Среди ночи начался большой вопль по убиенному духовнику. Стонали осиротевшие старики и старухи, молодые тополевки, малые детишки, ничего еще не смыслящие в происходящем, и больше всех ревела Меланья со чадами – Манькой, Демкой и Фроськой. Апроська тоже горько плакала. Они остались совсем одни в большом доме. Не стало советчика и хозяина, а про Филимона и не вспоминали. Да и где он, Филимонушка?

Ночь выдалась холодная, с лютым ветром – на рекостав Амыла тянуло морозом, речушка Малтат давно покрылась льдом, и только Амыл все еще бурлил, вскидывая серебряную гриву, взламывая ледяной панцирь.

Черный тополь тяжко стонал под напором ветра, а единоверцам казалось, что само святое древо оплакивает духовника. Не под этим ли древом когда-то давно-давно почил Ларивон Филаретыч? За ним отошли Лука, Веденей, и вот лежит в лиственной домовине Прокопий Веденеевич – Филарет пятый. Не стало у тополевцев духовника из Филаретова корня! Потому-то малого Демку Варфоломеюшка посадил в изголовье домовины, как бы надеясь на него, что со временем «сей малый явится перед общиною в облике нового духовника», а до той поры – горькое сиротство! Плач, плач и стенания!..

– Возростай, Диомидушка. Возростай! – наговаривал Варфоломеюшка. – Да не запамятуй про крепость нашу, Филаретову, не склони праведников со пути истинного ко церкви сатанинской! И бысть тебе середь ангелов на небеси, ежли дух твой окрепнет, и возликуем мы на веки вечные!..

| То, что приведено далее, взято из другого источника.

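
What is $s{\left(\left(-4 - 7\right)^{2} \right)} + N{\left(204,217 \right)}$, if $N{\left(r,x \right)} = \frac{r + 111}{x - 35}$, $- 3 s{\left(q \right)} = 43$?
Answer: $- \frac{983}{78} \approx -12.603$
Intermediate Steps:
$s{\left(q \right)} = - \frac{43}{3}$ ($s{\left(q \right)} = \left(- \frac{1}{3}\right) 43 = - \frac{43}{3}$)
$N{\left(r,x \right)} = \frac{111 + r}{-35 + x}$
$s{\left(\left(-4 - 7\right)^{2} \right)} + N{\left(204,217 \right)} = - \frac{43}{3} + \frac{111 + 204}{-35 + 217} = - \frac{43}{3} + \frac{1}{182} \cdot 315 = - \frac{43}{3} + \frac{45}{26} = - \frac{983}{78}$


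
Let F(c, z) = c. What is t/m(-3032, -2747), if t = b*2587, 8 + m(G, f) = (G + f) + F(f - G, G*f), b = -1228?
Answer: 1588418/2751 ≈ 577.40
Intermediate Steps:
m(G, f) = -8 + 2*f (m(G, f) = -8 + ((G + f) + (f - G)) = -8 + 2*f)
t = -3176836 (t = -1228*2587 = -3176836)
t/m(-3032, -2747) = -3176836/(-8 + 2*(-2747)) = -3176836/(-8 - 5494) = -3176836/(-5502) = -3176836*(-1/5502) = 1588418/2751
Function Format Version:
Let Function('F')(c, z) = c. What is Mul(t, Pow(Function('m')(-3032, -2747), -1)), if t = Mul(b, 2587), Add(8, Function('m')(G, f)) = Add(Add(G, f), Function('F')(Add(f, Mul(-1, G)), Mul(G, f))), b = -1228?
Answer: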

Почавший третий год жизни на белом свете, Диомид, укутанный в старый полушубчишко убиенного Прокопия Веденеевича, будто и в самом деле что-то соображал, тараща светлые глазенки на духовника, лежащего в колоде. Он помнил, понятно, как брал его с собою на моленье старик, ласкал, наговаривал что-то, учил первым молитвам, а сейчас почему-то тихо лежал в колоде с закрытыми глазами, а все кругом плакали, причитая: «Убиенный, убиенный! На кого ты нас покинул, сирот горемычных!» И сестры Диомида – Манька и Фроська – ревмя ревели вместе с мамкой, и нянька Апроська исходила в вопле, а Диомид сосредоточенно и серьезно созерцал лик деда, еще не ведая, что лежащий в колоде – его отец.

Варфоломеюшка заметил сосредоточенность Диомида, поднял его перед всеми, вещая:

– Радость нам будет! Глядите, сей малый не хнычет, а обуян тяжкою думою; дано ему око господне, штоб зрить нас и лик духовника, отошедшего к пращурам нашим. Вижу, вижу, братия и сестры, се будет духовник.! Аллилуя, аллилуя, слава тебе, боже!

– Аллилуя, аллилуя, слава тебе, боже! – откликнулись единоверцы.

Когда пропели третьи петухи – все разом поднялись, крестясь на тополь, женщины подходили к домовине, прикладывались к сложенным рукам духовника, кланяясь, отходили в сторону, старцы затянули псалом, и шестеро из них подняли домовину, на рушниках понесли в гору и там улицею и переулком к кладбищу.

Женщины и старухи остались, чтоб собрать в доме Боровиковых на столы поминальную трапезу.

Домовину несли молча, тихо, чтоб не потревожить отлетающую на небеси душу Филарета пятого.

На кладбище поджидали их старцы в черном, выкопавшие глубокую яму рядом с могилами – Филарета второго, третьего и четвертого.

Крест Филарета второго, хотя и был из толстой лиственницы, давно сгнил и свалился; новый ставить нельзя, да и поправить старый – так же, крест Филарета третьего держался хорошо, но почему-то повернулся поперек могилы. Над этим поворотом креста старики не раз призадумывались: что бы сие означало? К добру или лиху?

Как только прах закопали и обложили могилу дерном, повесив на крест хвойный венок, сразу началось радостное песнопение: с этой минуты расточать слезы по отошедшему в мир праведников и святых великомучеников – тяжкий грех, надо ликовать вознесению на небеси нетленного духа Филарета пятого, где сей дух, конечно, радостно встретится с четырьмя другими Филаретами, прародителями общины истинных праведников.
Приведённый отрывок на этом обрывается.